The development of the new labour law reform continued during the third quarter of 2017, culminating in the publication of five ordinances on 22 September. This followed protests by the General Confederation of Labour (CGT) which organised a day of mobilisation on 12 September, with the French group of trade unions Solidaires (SUD). This met with limited support from their members, but the CGT’s stance led to some members of the four other national trade union confederations joining the demonstration, plus another demonstration on 21 September, despite their original decisions not to take to the streets.

Nevertheless, the government intends to forge ahead with its reforms, announcing in the summer a reform of unemployment insurance. Its aim is to extend the scheme to self-employed workers and to employees who have resigned after five years of working with the same employer. In October, proposed changes in vocational training and apprenticeships were also announced. After a six-month consultation with social partners, the government will present its bill followed by an action plan in spring 2018.

Rapid transformation of industrial relations

The shape of the industrial relations landscape is being reorganised. In July 2017, the government started to publish statements designating representative trade union organisations within each sector. This is the second time, since the reform of trade union representativeness in 2008, that the representativeness of unions has been measured in sectors. From now on, federations who have not reached the threshold of 8% of votes are excluded from branch-level collective bargaining, even if they belong to a confederation which is representative at national level.

It was also the first time that the representativeness of employer organisations was measured – the results of this survey (PDF) were also published by the government in July. This has led to mergers between employer organisations in order to avoid being ousted from collective bargaining in their sector. The industrial relations landscape is also being shaken up by the acceleration of sector restructuring which began in 2015. This restructuring cuts the number of sectors from more than 700 to just 100. One of the ordinances allows the Minister of Labour to merge sectors from 10 August 2018, instead of 10 August 2019. In addition, the latest collective bargaining report (PDF), published by the Ministry of Labour, highlights a reduction in the number of agreements reached in the sectors in 2016 and an increase in the number of company agreements.

Growing concerns about workers in the on-demand sector

Some 2,250 people are directly employed by on-demand platforms, according to a study published by the Ministry of Labour on 9 August 2017. These people, along with their self-employed workers, generated sales of €7 billion (or 0.3% of France’s GDP in 2015).
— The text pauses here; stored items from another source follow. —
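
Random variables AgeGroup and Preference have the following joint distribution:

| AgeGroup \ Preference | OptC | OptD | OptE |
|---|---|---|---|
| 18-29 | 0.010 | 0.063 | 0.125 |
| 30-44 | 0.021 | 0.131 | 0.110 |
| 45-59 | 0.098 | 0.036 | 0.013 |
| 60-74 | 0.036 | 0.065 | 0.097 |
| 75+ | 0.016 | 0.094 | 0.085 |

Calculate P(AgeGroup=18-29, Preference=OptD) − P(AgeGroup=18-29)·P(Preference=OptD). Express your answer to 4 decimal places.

P(AgeGroup=18-29) = 0.010 + 0.063 + 0.125 = 0.198.
P(Preference=OptD) = 0.063 + 0.131 + 0.036 + 0.065 + 0.094 = 0.389.
P(AgeGroup=18-29, Preference=OptD) − P(AgeGroup=18-29)P(Preference=OptD) = 0.063 − 0.198×0.389 = -0.0140.

-0.0140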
The Human Rights League has called for a multiparty conference to regulate the home delivery sector. The government wants a regulatory framework to prevent abuse and is forcing the platforms to pay for certain social protection expenses for their self-employed workers from January 2018. Prime Minister Édouard Philippe has asked the Economic, Social and Environmental Council to look at the social guarantees of self-employed workers in terms of social protection, training and labour laws. The Minister of Labour, Muriel Pénicaud, is very much in favour of social partners taking part in interprofessional negotiations on emerging forms of work.

Commentary

The general objective of the labour market reform is to reduce the mass unemployment that has persisted in France since the 1980s. The reform of the Labour Code is clearly in favour of employers, but the government will now try to demonstrate that the weakening of labour law protections will ultimately be compensated for by new unemployment insurance reforms and vocational training. The government has been forced to unveil its ‘social’ measures in the face of public sector trade unions organising a day of demonstrations on 10 October, and the feelings expressed by citizens that the government’s reforms amount to tax gifts for the rich.